1975 proved a turning point as the old surfer sub-culture gradually gave way to these determined young men eager to go pro and bring legitimacy to their sport - at a time when surfers were largely dismissed as hippie dropouts. Articulate, erudite and media-savvy, they rode the wave of surf movies, television coverage and magazine articles to make pro-surfing a reality and admittedly, underline their status as surfing superheroes. As the film reveals, this caused some friction between the pushy, competitive Aussie newcomers and the more laid-back Hawaiians, for whom surfing was inextricably bound to their native culture.

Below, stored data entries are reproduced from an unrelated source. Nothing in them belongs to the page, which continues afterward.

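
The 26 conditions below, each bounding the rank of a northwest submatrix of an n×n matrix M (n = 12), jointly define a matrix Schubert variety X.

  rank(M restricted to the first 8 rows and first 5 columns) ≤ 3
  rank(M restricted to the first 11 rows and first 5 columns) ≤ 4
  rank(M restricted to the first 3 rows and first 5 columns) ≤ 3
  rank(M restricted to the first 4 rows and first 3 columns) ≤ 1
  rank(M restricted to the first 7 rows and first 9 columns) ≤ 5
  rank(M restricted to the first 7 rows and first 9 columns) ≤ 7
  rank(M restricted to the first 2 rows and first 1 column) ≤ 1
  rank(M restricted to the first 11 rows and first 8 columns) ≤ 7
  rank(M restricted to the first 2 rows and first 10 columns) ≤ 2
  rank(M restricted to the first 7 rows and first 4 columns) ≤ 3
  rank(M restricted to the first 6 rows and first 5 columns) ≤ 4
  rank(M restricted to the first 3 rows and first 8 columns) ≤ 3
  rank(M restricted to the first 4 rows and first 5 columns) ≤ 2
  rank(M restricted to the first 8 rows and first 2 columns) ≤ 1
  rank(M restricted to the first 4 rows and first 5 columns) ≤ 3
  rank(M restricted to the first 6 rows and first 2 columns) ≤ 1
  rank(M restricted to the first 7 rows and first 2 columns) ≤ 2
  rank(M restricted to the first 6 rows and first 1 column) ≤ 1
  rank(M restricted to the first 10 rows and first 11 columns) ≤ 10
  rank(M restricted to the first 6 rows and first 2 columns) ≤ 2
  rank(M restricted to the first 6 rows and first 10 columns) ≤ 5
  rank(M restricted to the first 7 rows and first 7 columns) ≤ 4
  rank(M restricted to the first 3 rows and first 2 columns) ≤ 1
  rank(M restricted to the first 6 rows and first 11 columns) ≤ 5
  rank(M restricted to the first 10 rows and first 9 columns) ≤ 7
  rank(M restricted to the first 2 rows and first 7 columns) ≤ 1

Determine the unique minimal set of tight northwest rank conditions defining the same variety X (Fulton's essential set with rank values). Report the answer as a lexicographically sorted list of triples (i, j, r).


Computing R[i][j] = min implied NW-rank bound (n=12, 26 conditions):

  row 1: 1 1 1 1 1 1 1 1 1 1 1 1
  row 2: 1 1 1 1 1 1 1 2 2 2 2 2
  row 3: 1 1 1 2 2 2 2 3 3 3 3 3
  row 4: 1 1 1 2 2 3 3 4 4 4 4 4
  row 5: 1 1 2 3 3 4 4 5 5 5 5 5
  row 6: 1 1 2 3 3 4 4 5 5 5 5 6
  row 7: 1 1 2 3 3 4 4 5 5 6 6 7
  row 8: 1 1 2 3 3 4 5 6 6 7 7 8
  row 9: 1 2 3 4 4 5 6 7 7 8 8 9
  row 10: 1 2 3 4 4 5 6 7 7 8 9 10
  row 11: 1 2 3 4 4 5 6 7 8 9 10 11
  row 12: 1 2 3 4 5 6 7 8 9 10 11 12

giving w = (1, 8, 4, 6, 3, 12, 10, 7, 2, 11, 9, 5) via Δ²R.

ℓ(w)=27; the 10 essential cells (i,j,r):

[(2, 7, 1), (4, 3, 1), (4, 5, 2), (6, 11, 5), (7, 7, 4), (7, 9, 5), (8, 2, 1), (8, 5, 3), (10, 9, 7), (11, 5, 4)]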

The situation spun wildly out of control when both Bartholomew and Ian Cairns penned articles that unintentionally rubbed some locals up the wrong way. Enter Eddie Rothman, co-founder of the Dai Hui organisation also known as the Black Shorts and a man who, as depicted here, still cuts quite an imposing figure. As self-styled protectors of Hawaiian culture, the Black Shorts provided what is euphemistically referred to as “water security”, which essentially involved intimidating and sometimes physically abusing outsiders. Rothman chuckles through his interview, claiming ignorance of any overt violence but over the course of 1976, Wayne Bartholomew was beaten up and went into hiding, while a contract was taken out on Ian Cairns’ life. While some light is shed on this hitherto unmentioned dark underbelly of Hawaii’s surf culture, which included instances of rape and murder connected with drug syndicates, the film doesn’t delve that deeply and seems keen to stress there are no explicit connections to the Da Hui organisation. Partly because there is no evidence, but one suspects the makers did not want to open old wounds and risk derailing the industry they wanted to celebrate.
After all, it was the Hawaiian community itself, headed by renowned surf king Eddie Aikau who ensured Bartholomew and Cairns were safe to compete in championship surfing again. As the Seventies played out, their victories birthed a lucrative industry. The film ends with the charmingly wistful sight of these aging surfers riding the waves once again, but the question remains whether by going corporate surfing sacrificed any of its soul. Nevertheless, one can’t help but agree when one young surfer cites “girls, sun, sand and surf” as reasons for this being “the best job in the world.”